Afghanistan is a striking country - but not just because its people are among the poorest in the world, with a crushing child-mortality rate and a largely illiterate population.
The country also boasts a spectacular physical landscape, beneath which lie many natural resources that I have spent much of the past three decades studying.
Except for surface water, Afghanistan is richly endowed. But its resources have been left largely untapped because of the difficulties of terrain, civil war, and warlord greed. Still, these very resources can be used to bring in foreign currency, provide jobs, and rebuild the country. This redevelopment depends on strong security, a stable government, and curtailment of banditry and bribery.
Rebuilding can start most effectively by establishing centers for humanitarian aid. Such secure places would need clean-water wells, a clinic staffed by international doctors, medical supplies, wheat, food staples preferred by the Afghan people, and elementary schools staffed by the many available teachers, including women who were forced out of teaching. New teachers could bring useful knowledge, such as basic hygiene, to children, rather than what has been doled out in religious schools. Such humanitarian efforts would go a long way toward convincing the Afghans that we mean them no harm.

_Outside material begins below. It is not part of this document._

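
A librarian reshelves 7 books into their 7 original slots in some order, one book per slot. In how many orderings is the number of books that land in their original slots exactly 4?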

Next could come development of the natural-resource base. Certainly the means to pay the bills could come from what may be the world's largest copper deposit and the third-largest deposit of high-grade iron ore, in addition to reserves of gas, oil, coal, precious stones, underground water, and plentiful limestone to make concrete for bridges and buildings. Resource management means plenty of unskilled and skilled jobs.
Illiterate young Afghan men need work-a-day jobs, not the excitement of being gunmen. Additional help could come from well-educated Afghans who have fled the country in the past 30 years and have expressed a strong desire to help rebuild their native land.
Several American companies have called me in the past two months to find out more about the prospects for post-war mining and hydrocarbon acquisition. I foresee the possibilities of a massive redevelopment of Afghanistan, initially with finances provided by the World Bank, the United Nations, and external investors - later with home-grown funds derived from the sale of certain resources and domestic use of others.
If the United States or the United Nations chose to participate in these efforts, additional humanitarian developments could be ensured because of the interest in foreign investments. From this mixture of developmental actions built upon humanitarian foundations, a new Afghanistan can rise out of the ashes.
John F. Shroder Jr. is Regents Professor of Geography and Geology and a member of the Afghanistan Studies Program at the University of Nebraska.